En la vasta tradición alquímica, donde los metales buscan convertirse en oro y el alma anhela su perfección, la música ha ocupado un lugar tan sutil como poderoso. Aunque muchas veces relegada a un papel simbólico, para los alquimistas auténticos —aquellos que leían el universo como partitura divina— la música era una herramienta de transmutación interna.
La alquimia no solo fue una protoquímica o un arte esotérico. Fue, sobre todo, un lenguaje simbólico para describir procesos de transformación espiritual. En ese contexto, la música no era mero entretenimiento, era una ciencia vibracional. En el corpus hermético, el universo es armonía, y el ser humano, un microcosmos afinado o desafinado respecto al todo. Así, "afinarse" no era una metáfora poética, sino una operación real.

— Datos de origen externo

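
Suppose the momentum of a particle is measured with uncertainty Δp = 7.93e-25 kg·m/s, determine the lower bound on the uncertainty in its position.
66.493 pm

Using the Heisenberg uncertainty principle:
ΔxΔp ≥ ℏ/2

The minimum uncertainty in position is:
Δx_min = ℏ/(2Δp)
Δx_min = (1.055e-34 J·s) / (2 × 7.930e-25 kg·m/s)
Δx_min = 6.649e-11 m = 66.493 pm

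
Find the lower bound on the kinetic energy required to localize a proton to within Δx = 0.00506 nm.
202.606 meV

Localizing a particle requires giving it sufficient momentum uncertainty:

1. From uncertainty principle: Δp ≥ ℏ/(2Δx)
   Δp_min = (1.055e-34 J·s) / (2 × 5.060e-12 m)
   Δp_min = 1.042e-23 kg·m/s

2. This momentum uncertainty corresponds to kinetic energy:
   KE ≈ (Δp)²/(2m) = (1.042e-23)²/(2 × 1.673e-27 kg)
   KE = 3.246e-20 J = 202.606 meV

Tighter localization requires more energy.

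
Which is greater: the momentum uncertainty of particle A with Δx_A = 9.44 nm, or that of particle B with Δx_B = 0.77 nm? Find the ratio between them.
Particle B has the larger minimum momentum uncertainty, by a factor of 12.26.

For each particle, the minimum momentum uncertainty is Δp_min = ℏ/(2Δx):

Particle A: Δp_A = ℏ/(2×9.440e-09 m) = 5.586e-27 kg·m/s
Particle B: Δp_B = ℏ/(2×7.700e-10 m) = 6.848e-26 kg·m/s

Ratio: Δp_B/Δp_A = 12.26

Since Δp_min ∝ 1/Δx, the particle with smaller position uncertainty (B) has larger momentum uncertainty.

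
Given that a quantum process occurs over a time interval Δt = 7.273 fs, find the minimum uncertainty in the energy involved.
45.250 meV

Using the energy-time uncertainty principle:
ΔEΔt ≥ ℏ/2

The minimum uncertainty in energy is:
ΔE_min = ℏ/(2Δt)
ΔE_min = (1.055e-34 J·s) / (2 × 7.273e-15 s)
ΔE_min = 7.250e-21 J = 45.250 meV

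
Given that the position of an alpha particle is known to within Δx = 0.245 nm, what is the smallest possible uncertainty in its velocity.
32.390 m/s

Using the Heisenberg uncertainty principle and Δp = mΔv:
ΔxΔp ≥ ℏ/2
Δx(mΔv) ≥ ℏ/2

The minimum uncertainty in velocity is:
Δv_min = ℏ/(2mΔx)
Δv_min = (1.055e-34 J·s) / (2 × 6.645e-27 kg × 2.450e-10 m)
Δv_min = 3.239e+01 m/s = 32.390 m/s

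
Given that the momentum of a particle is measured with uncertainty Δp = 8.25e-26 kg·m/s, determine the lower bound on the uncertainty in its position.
639.134 pm

Using the Heisenberg uncertainty principle:
ΔxΔp ≥ ℏ/2

The minimum uncertainty in position is:
Δx_min = ℏ/(2Δp)
Δx_min = (1.055e-34 J·s) / (2 × 8.250e-26 kg·m/s)
Δx_min = 6.391e-10 m = 639.134 pm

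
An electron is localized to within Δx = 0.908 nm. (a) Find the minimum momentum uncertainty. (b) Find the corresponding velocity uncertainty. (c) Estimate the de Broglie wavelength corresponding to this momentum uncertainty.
(a) Δp_min = 5.807 × 10^-26 kg·m/s
(b) Δv_min = 63.749 km/s
(c) λ_dB = 11.410 nm

Step-by-step:

(a) From the uncertainty principle:
Δp_min = ℏ/(2Δx) = (1.055e-34 J·s)/(2 × 9.080e-10 m) = 5.807e-26 kg·m/s

(b) The velocity uncertainty:
Δv = Δp/m = (5.807e-26 kg·m/s)/(9.109e-31 kg) = 6.375e+04 m/s = 63.749 km/s

(c) The de Broglie wavelength for this momentum:
λ = h/p = (6.626e-34 J·s)/(5.807e-26 kg·m/s) = 1.141e-08 m = 11.410 nm

Note: The de Broglie wavelength is comparable to the localization size, as expected from wave-particle duality.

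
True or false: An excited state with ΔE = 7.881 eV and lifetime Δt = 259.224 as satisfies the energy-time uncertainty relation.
Yes, it satisfies the uncertainty relation.

Calculate the product ΔEΔt:
ΔE = 7.881 eV = 1.263e-18 J
ΔEΔt = (1.263e-18 J) × (2.592e-16 s)
ΔEΔt = 3.273e-34 J·s

Compare to the minimum allowed value ℏ/2:
ℏ/2 = 5.273e-35 J·s

Since ΔEΔt = 3.273e-34 J·s ≥ 5.273e-35 J·s = ℏ/2,
this satisfies the uncertainty relation.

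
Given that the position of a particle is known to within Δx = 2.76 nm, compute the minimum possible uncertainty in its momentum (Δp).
1.910 × 10^-26 kg·m/s

Using the Heisenberg uncertainty principle:
ΔxΔp ≥ ℏ/2

The minimum uncertainty in momentum is:
Δp_min = ℏ/(2Δx)
Δp_min = (1.055e-34 J·s) / (2 × 2.760e-09 m)
Δp_min = 1.910e-26 kg·m/s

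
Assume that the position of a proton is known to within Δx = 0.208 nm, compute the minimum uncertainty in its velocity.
151.560 m/s

Using the Heisenberg uncertainty principle and Δp = mΔv:
ΔxΔp ≥ ℏ/2
Δx(mΔv) ≥ ℏ/2

The minimum uncertainty in velocity is:
Δv_min = ℏ/(2mΔx)
Δv_min = (1.055e-34 J·s) / (2 × 1.673e-27 kg × 2.080e-10 m)
Δv_min = 1.516e+02 m/s = 151.560 m/s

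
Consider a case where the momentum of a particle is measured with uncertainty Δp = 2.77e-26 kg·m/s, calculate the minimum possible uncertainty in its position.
1.904 nm

Using the Heisenberg uncertainty principle:
ΔxΔp ≥ ℏ/2

The minimum uncertainty in position is:
Δx_min = ℏ/(2Δp)
Δx_min = (1.055e-34 J·s) / (2 × 2.770e-26 kg·m/s)
Δx_min = 1.904e-09 m = 1.904 nm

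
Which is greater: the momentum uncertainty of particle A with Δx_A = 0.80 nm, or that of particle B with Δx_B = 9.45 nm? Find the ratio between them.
Particle A has the larger minimum momentum uncertainty, by a factor of 11.81.

For each particle, the minimum momentum uncertainty is Δp_min = ℏ/(2Δx):

Particle A: Δp_A = ℏ/(2×8.000e-10 m) = 6.591e-26 kg·m/s
Particle B: Δp_B = ℏ/(2×9.450e-09 m) = 5.580e-27 kg·m/s

Ratio: Δp_A/Δp_B = 11.81

Since Δp_min ∝ 1/Δx, the particle with smaller position uncertainty (A) has larger momentum uncertainty.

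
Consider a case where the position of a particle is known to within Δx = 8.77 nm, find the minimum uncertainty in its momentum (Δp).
6.012 × 10^-27 kg·m/s

Using the Heisenberg uncertainty principle:
ΔxΔp ≥ ℏ/2

The minimum uncertainty in momentum is:
Δp_min = ℏ/(2Δx)
Δp_min = (1.055e-34 J·s) / (2 × 8.770e-09 m)
Δp_min = 6.012e-27 kg·m/s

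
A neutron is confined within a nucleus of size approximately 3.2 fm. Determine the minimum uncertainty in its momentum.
1.648 × 10^-20 kg·m/s

Using the Heisenberg uncertainty principle:
ΔxΔp ≥ ℏ/2

With Δx ≈ L = 3.200e-15 m (the confinement size):
Δp_min = ℏ/(2Δx)
Δp_min = (1.055e-34 J·s) / (2 × 3.200e-15 m)
Δp_min = 1.648e-20 kg·m/s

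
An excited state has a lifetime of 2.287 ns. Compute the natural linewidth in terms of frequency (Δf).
34.796 MHz

Using the energy-time uncertainty principle and E = hf:
ΔEΔt ≥ ℏ/2
hΔf·Δt ≥ ℏ/2

The minimum frequency uncertainty is:
Δf = ℏ/(2hτ) = 1/(4πτ)
Δf = 1/(4π × 2.287e-09 s)
Δf = 3.480e+07 Hz = 34.796 MHz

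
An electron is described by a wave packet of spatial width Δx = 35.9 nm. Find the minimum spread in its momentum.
1.469 × 10^-27 kg·m/s

For a wave packet, the spatial width Δx and momentum spread Δp are related by the uncertainty principle:
ΔxΔp ≥ ℏ/2

The minimum momentum spread is:
Δp_min = ℏ/(2Δx)
Δp_min = (1.055e-34 J·s) / (2 × 3.590e-08 m)
Δp_min = 1.469e-27 kg·m/s

A wave packet cannot have both a well-defined position and well-defined momentum.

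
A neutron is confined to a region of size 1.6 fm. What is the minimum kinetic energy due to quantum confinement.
2.024 MeV

Using the uncertainty principle:

1. Position uncertainty: Δx ≈ 1.600e-15 m
2. Minimum momentum uncertainty: Δp = ℏ/(2Δx) = 3.296e-20 kg·m/s
3. Minimum kinetic energy:
   KE = (Δp)²/(2m) = (3.296e-20)²/(2 × 1.675e-27 kg)
   KE = 3.242e-13 J = 2.024 MeV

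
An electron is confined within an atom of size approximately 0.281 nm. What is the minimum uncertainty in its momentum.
1.876 × 10^-25 kg·m/s

Using the Heisenberg uncertainty principle:
ΔxΔp ≥ ℏ/2

With Δx ≈ L = 2.810e-10 m (the confinement size):
Δp_min = ℏ/(2Δx)
Δp_min = (1.055e-34 J·s) / (2 × 2.810e-10 m)
Δp_min = 1.876e-25 kg·m/s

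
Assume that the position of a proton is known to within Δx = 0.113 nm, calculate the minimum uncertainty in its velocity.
278.978 m/s

Using the Heisenberg uncertainty principle and Δp = mΔv:
ΔxΔp ≥ ℏ/2
Δx(mΔv) ≥ ℏ/2

The minimum uncertainty in velocity is:
Δv_min = ℏ/(2mΔx)
Δv_min = (1.055e-34 J·s) / (2 × 1.673e-27 kg × 1.130e-10 m)
Δv_min = 2.790e+02 m/s = 278.978 m/s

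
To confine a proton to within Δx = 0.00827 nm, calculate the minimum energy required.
75.848 meV

Localizing a particle requires giving it sufficient momentum uncertainty:

1. From uncertainty principle: Δp ≥ ℏ/(2Δx)
   Δp_min = (1.055e-34 J·s) / (2 × 8.270e-12 m)
   Δp_min = 6.376e-24 kg·m/s

2. This momentum uncertainty corresponds to kinetic energy:
   KE ≈ (Δp)²/(2m) = (6.376e-24)²/(2 × 1.673e-27 kg)
   KE = 1.215e-20 J = 75.848 meV

Tighter localization requires more energy.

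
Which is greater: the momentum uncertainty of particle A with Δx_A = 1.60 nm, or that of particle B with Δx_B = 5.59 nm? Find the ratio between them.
Particle A has the larger minimum momentum uncertainty, by a factor of 3.49.

For each particle, the minimum momentum uncertainty is Δp_min = ℏ/(2Δx):

Particle A: Δp_A = ℏ/(2×1.600e-09 m) = 3.296e-26 kg·m/s
Particle B: Δp_B = ℏ/(2×5.590e-09 m) = 9.433e-27 kg·m/s

Ratio: Δp_A/Δp_B = 3.49

Since Δp_min ∝ 1/Δx, the particle with smaller position uncertainty (A) has larger momentum uncertainty.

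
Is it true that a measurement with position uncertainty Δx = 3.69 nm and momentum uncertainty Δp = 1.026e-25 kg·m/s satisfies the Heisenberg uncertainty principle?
Yes, it satisfies the uncertainty principle.

Calculate the product ΔxΔp:
ΔxΔp = (3.690e-09 m) × (1.026e-25 kg·m/s)
ΔxΔp = 3.786e-34 J·s

Compare to the minimum allowed value ℏ/2:
ℏ/2 = 5.273e-35 J·s

Since ΔxΔp = 3.786e-34 J·s ≥ 5.273e-35 J·s = ℏ/2,
the measurement satisfies the uncertainty principle.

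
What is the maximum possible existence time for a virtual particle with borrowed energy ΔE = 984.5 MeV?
3.343 × 10^-25 s

Using the energy-time uncertainty principle:
ΔEΔt ≥ ℏ/2

For a virtual particle borrowing energy ΔE, the maximum lifetime is:
Δt_max = ℏ/(2ΔE)

Converting energy:
ΔE = 984.5 MeV = 1.577e-10 J

Δt_max = (1.055e-34 J·s) / (2 × 1.577e-10 J)
Δt_max = 3.343e-25 s = 3.343 × 10^-25 s

Virtual particles with higher borrowed energy exist for shorter times.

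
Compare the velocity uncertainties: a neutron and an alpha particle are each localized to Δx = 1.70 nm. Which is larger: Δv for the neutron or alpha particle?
The neutron has the larger minimum velocity uncertainty, by a ratio of 4.0.

For both particles, Δp_min = ℏ/(2Δx) = 3.102e-26 kg·m/s (same for both).

The velocity uncertainty is Δv = Δp/m:
- neutron: Δv = 3.102e-26 / 1.675e-27 = 1.852e+01 m/s = 18.518 m/s
- alpha particle: Δv = 3.102e-26 / 6.645e-27 = 4.668e+00 m/s = 4.668 m/s

Ratio: 1.852e+01 / 4.668e+00 = 4.0

The lighter particle has larger velocity uncertainty because Δv ∝ 1/m.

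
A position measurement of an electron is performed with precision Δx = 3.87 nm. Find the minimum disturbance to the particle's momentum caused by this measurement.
1.362 × 10^-26 kg·m/s

The uncertainty principle implies that measuring position disturbs momentum:
ΔxΔp ≥ ℏ/2

When we measure position with precision Δx, we necessarily introduce a momentum uncertainty:
Δp ≥ ℏ/(2Δx)
Δp_min = (1.055e-34 J·s) / (2 × 3.870e-09 m)
Δp_min = 1.362e-26 kg·m/s

The more precisely we measure position, the greater the momentum disturbance.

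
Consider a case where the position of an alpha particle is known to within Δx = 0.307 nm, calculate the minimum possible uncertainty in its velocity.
25.848 m/s

Using the Heisenberg uncertainty principle and Δp = mΔv:
ΔxΔp ≥ ℏ/2
Δx(mΔv) ≥ ℏ/2

The minimum uncertainty in velocity is:
Δv_min = ℏ/(2mΔx)
Δv_min = (1.055e-34 J·s) / (2 × 6.645e-27 kg × 3.070e-10 m)
Δv_min = 2.585e+01 m/s = 25.848 m/s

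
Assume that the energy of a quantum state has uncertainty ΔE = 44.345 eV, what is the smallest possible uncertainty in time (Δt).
7.421 as

Using the energy-time uncertainty principle:
ΔEΔt ≥ ℏ/2

The minimum uncertainty in time is:
Δt_min = ℏ/(2ΔE)
Δt_min = (1.055e-34 J·s) / (2 × 7.105e-18 J)
Δt_min = 7.421e-18 s = 7.421 as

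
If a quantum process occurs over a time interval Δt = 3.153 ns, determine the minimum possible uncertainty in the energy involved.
104.379 neV

Using the energy-time uncertainty principle:
ΔEΔt ≥ ℏ/2

The minimum uncertainty in energy is:
ΔE_min = ℏ/(2Δt)
ΔE_min = (1.055e-34 J·s) / (2 × 3.153e-09 s)
ΔE_min = 1.672e-26 J = 104.379 neV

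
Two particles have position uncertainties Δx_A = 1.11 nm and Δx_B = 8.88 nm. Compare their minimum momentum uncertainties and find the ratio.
Particle A has the larger minimum momentum uncertainty, by a factor of 8.00.

For each particle, the minimum momentum uncertainty is Δp_min = ℏ/(2Δx):

Particle A: Δp_A = ℏ/(2×1.110e-09 m) = 4.750e-26 kg·m/s
Particle B: Δp_B = ℏ/(2×8.880e-09 m) = 5.938e-27 kg·m/s

Ratio: Δp_A/Δp_B = 8.00

Since Δp_min ∝ 1/Δx, the particle with smaller position uncertainty (A) has larger momentum uncertainty.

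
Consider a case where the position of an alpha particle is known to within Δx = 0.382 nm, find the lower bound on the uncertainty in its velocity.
20.774 m/s

Using the Heisenberg uncertainty principle and Δp = mΔv:
ΔxΔp ≥ ℏ/2
Δx(mΔv) ≥ ℏ/2

The minimum uncertainty in velocity is:
Δv_min = ℏ/(2mΔx)
Δv_min = (1.055e-34 J·s) / (2 × 6.645e-27 kg × 3.820e-10 m)
Δv_min = 2.077e+01 m/s = 20.774 m/s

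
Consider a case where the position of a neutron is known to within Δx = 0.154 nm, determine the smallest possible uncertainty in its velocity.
204.423 m/s

Using the Heisenberg uncertainty principle and Δp = mΔv:
ΔxΔp ≥ ℏ/2
Δx(mΔv) ≥ ℏ/2

The minimum uncertainty in velocity is:
Δv_min = ℏ/(2mΔx)
Δv_min = (1.055e-34 J·s) / (2 × 1.675e-27 kg × 1.540e-10 m)
Δv_min = 2.044e+02 m/s = 204.423 m/s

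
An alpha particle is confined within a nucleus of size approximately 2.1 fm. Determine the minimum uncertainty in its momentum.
2.511 × 10^-20 kg·m/s

Using the Heisenberg uncertainty principle:
ΔxΔp ≥ ℏ/2

With Δx ≈ L = 2.100e-15 m (the confinement size):
Δp_min = ℏ/(2Δx)
Δp_min = (1.055e-34 J·s) / (2 × 2.100e-15 m)
Δp_min = 2.511e-20 kg·m/s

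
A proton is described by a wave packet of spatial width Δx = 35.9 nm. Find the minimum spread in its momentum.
1.469 × 10^-27 kg·m/s

For a wave packet, the spatial width Δx and momentum spread Δp are related by the uncertainty principle:
ΔxΔp ≥ ℏ/2

The minimum momentum spread is:
Δp_min = ℏ/(2Δx)
Δp_min = (1.055e-34 J·s) / (2 × 3.590e-08 m)
Δp_min = 1.469e-27 kg·m/s

A wave packet cannot have both a well-defined position and well-defined momentum.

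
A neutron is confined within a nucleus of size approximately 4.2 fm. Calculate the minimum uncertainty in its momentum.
1.255 × 10^-20 kg·m/s

Using the Heisenberg uncertainty principle:
ΔxΔp ≥ ℏ/2

With Δx ≈ L = 4.200e-15 m (the confinement size):
Δp_min = ℏ/(2Δx)
Δp_min = (1.055e-34 J·s) / (2 × 4.200e-15 m)
Δp_min = 1.255e-20 kg·m/s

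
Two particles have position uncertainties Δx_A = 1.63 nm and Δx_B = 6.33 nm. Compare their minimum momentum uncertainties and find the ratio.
Particle A has the larger minimum momentum uncertainty, by a factor of 3.88.

For each particle, the minimum momentum uncertainty is Δp_min = ℏ/(2Δx):

Particle A: Δp_A = ℏ/(2×1.630e-09 m) = 3.235e-26 kg·m/s
Particle B: Δp_B = ℏ/(2×6.330e-09 m) = 8.330e-27 kg·m/s

Ratio: Δp_A/Δp_B = 3.88

Since Δp_min ∝ 1/Δx, the particle with smaller position uncertainty (A) has larger momentum uncertainty.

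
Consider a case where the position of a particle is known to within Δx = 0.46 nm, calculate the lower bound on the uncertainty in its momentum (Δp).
1.146 × 10^-25 kg·m/s

Using the Heisenberg uncertainty principle:
ΔxΔp ≥ ℏ/2

The minimum uncertainty in momentum is:
Δp_min = ℏ/(2Δx)
Δp_min = (1.055e-34 J·s) / (2 × 4.600e-10 m)
Δp_min = 1.146e-25 kg·m/s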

El Musica Universalis, o música de las esferas, fue una de las ideas más queridas por los alquimistas renacentistas. Según esta visión, los planetas emitían sonidos inaudibles para el oído humano, pero perceptibles para el alma. Esa armonía celeste servía como modelo para la vida virtuosa. El alquimista debía resonar con el cosmos para alcanzar la magnum opus, la gran obra.
También encontramos en la alquimia el principio de la correspondencia: "como es arriba, es abajo". En términos musicales, esto sugiere que la estructura armónica de una composición puede reflejar —y afectar— estructuras internas, psíquicas y espirituales. La música, entonces, no solo describe una emoción, la transforma. Una melodía puede "calcinar" pensamientos, "disolver" ansiedades, "coagular" intuiciones.
Muchos alquimistas practicaban música o trabajaban con sonidos como parte de sus rituales. Paracelso, por ejemplo, sostenía que ciertos tonos y palabras podían influir sobre la materia sutil del cuerpo. Más adelante, figuras como Athanasius Kircher buscaron codificar los efectos físicos y espirituales de la música desde una mirada casi alquímica.
Hoy, cuando la música se consume de forma masiva, rápida y despersonalizada, recuperar esta visión puede parecer anacrónico. Pero quizás sea justo lo contrario, resulta necesario. Volver a pensar la música no solo como consumo, sino como proceso de transmutación, puede reconectarnos con un arte que no solo acompaña el cambio, sino que lo provoca.
Escuchar una pieza no es simplemente dejar que suene, es permitir que algo en nosotros se reorganice. Tocar un instrumento es ejercer un poder creador. Cantar es invocar. La música, vista desde la alquimia, no es decoración, es fuego. Y como el fuego, puede transformar el plomo cotidiano en oro consciente.